Some cybersecurity experts say hackers target companies that have cover because they know companies can pay ransoms. But others believe the blame is shifted and that insurers, where appropriate, have raised the bar on cybersecurity.
“Ransomware players are there for the money, so if they know a target is assured, they can go after that target,” said Chris Painter, chair of the Global Cyber Expertise Forum and former cyber coordinator at the US State Department. “On the other hand, underwriting standards for insurance often contain requirements that motivate their policyholders to be better at cybersecurity and hopefully prevent some of these attacks.”
Attacks are on the increase. Cybersecurity firm Emsisoft sees an increase of around 12.4% in the number of victims who say they were affected last year, compared to 2019. The amount of ransom demanded almost doubled in 2020, according to Group-IB.
“Ransomware has increased dramatically in its frequency and the number of requests requested,” said Matthew McCabe, senior vice president of cyber practice at Marsh McLennan. “Cyber attacks are increasingly sophisticated and organizational. Ransomware gangs have been involved in this for quite some time, and like any business, they get better as they go. “
Meanwhile, the cyber insurance market is growing. Autonomous cyber policy premiums increased 28% in 2020 from a year earlier and increased by around 76% since 2016, according to rating firm AM Best. But not all businesses buy coverage. In the United States, just 47% of insurance broker Marsh’s clients purchased stand-alone cyber policies, up from 42% in 2019, the company said.
Having that assurance can put a target on a company’s back, according to Jon DiMaggio, chief security strategist at Analyst1. He cited a 2021 Cisco Talos report that cited an attacker saying that a ransom payment was virtually guaranteed if the target had insurance.
Some do not agree. Joshua Motta, co-founder and CEO of cyberinsurer Coalition, and Adam Lantrip of insurance broker CAC Specialty said system vulnerabilities were more to blame.

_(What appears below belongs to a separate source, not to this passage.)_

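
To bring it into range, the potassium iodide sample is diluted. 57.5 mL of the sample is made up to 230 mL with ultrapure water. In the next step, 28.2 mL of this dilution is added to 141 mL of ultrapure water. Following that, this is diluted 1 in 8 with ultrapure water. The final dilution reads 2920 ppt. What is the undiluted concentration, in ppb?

561 ppb

Overall dilution factor = 4 × 6 × 8 = 192.
Original = 2920 ppt × 192 = 5.61 × 10⁵ ppt = 561 ppb.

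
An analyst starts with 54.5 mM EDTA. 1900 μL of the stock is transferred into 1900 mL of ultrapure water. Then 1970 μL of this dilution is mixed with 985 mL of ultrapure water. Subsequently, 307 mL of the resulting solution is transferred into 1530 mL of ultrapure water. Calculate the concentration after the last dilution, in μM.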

“I don’t think it’s as binary as a process of saying, ‘This company is buying cyber insurance so I’m going to sue them,'” said Lantrip, head of cyber practice at CAC. “When we talk to security companies and people doing threat intelligence, they will generally say that attackers are more likely to be looking to find out who is showing the world a particular technology than they know they are. can exploit. This is how they narrow their target list. “
Motta, of the Coalition, said paying a ransom was often the only way to respond to attackers.
“At least 50% of the time, there isn’t really an option,” he says. “Not only have they encrypted the data, but they have encrypted the backups and there is no way to recover without paying the ransom.”

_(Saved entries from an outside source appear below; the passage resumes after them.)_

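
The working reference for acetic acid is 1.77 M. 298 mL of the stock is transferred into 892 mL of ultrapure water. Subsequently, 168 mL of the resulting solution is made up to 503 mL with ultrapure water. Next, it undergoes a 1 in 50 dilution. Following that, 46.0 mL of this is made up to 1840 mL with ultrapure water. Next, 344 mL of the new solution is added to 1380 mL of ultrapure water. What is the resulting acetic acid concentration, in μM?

14.8 μM

Overall dilution factor = 3.993 × 2.994 × 50 × 40 × 5.012 = 1.20 × 10⁵.
1.77 M / 1.20 × 10⁵ = 1.48 × 10⁻⁵ M = 14.8 μM.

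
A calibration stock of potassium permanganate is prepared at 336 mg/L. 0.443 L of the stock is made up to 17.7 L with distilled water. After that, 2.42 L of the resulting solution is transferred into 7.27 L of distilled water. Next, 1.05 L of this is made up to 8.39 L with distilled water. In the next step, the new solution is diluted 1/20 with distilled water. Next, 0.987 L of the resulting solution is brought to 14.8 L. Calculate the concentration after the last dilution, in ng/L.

Overall dilution factor = 39.95 × 4.004 × 7.990 × 20 × 14.99 = 3.83 × 10⁵.
336 mg/L / 3.83 × 10⁵ = 8.76 × 10⁻⁴ mg/L = 876 ng/L.

876 ng/L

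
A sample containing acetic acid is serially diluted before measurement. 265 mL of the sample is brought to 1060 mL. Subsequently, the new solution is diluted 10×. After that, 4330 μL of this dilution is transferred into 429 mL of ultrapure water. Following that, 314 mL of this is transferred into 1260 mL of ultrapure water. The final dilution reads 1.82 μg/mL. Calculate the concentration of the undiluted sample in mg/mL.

Overall dilution factor = 4 × 10 × 100.1 × 5.013 = 2.01 × 10⁴.
Original = 1.82 μg/mL × 2.01 × 10⁴ = 3.65 × 10⁴ μg/mL = 36.5 mg/mL.

36.5 mg/mL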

Motta argues that insurers are helping the industry by increasing the level of cybersecurity due diligence by companies. And those efforts are stepping up after a high-profile incident like Colonial, according to Adam O’Donnell, an Internet 2.0 cybersecurity expert.
“I’ve seen a lot of organizations where their self-assessment maturity is very high and then a very basic cyberattack proves them dead wrong,” O’Donnell said.

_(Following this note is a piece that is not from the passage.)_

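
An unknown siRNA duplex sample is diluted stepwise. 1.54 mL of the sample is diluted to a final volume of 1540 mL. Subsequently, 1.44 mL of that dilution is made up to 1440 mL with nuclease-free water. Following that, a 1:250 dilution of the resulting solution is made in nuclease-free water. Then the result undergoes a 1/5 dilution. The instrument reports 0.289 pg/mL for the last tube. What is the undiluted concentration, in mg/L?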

Insurers have responded to the upsurge in attacks by stepping up scrutiny of new customers and their efforts to protect data, according to McCabe of Marsh. Axa SA’s France activity no longer subscribes to new ransomware reimbursement policies, according to a spokesperson. Other insurers have sought to cap their exposure, according to CAC’s Lantrip.
For now, the question of how to stop the cycle of ransomware attacks and payments remains.
“You have to tackle the money,” the Coalition’s Motta said. “Some of these threat actors report more trafficking than the international drug cartels.”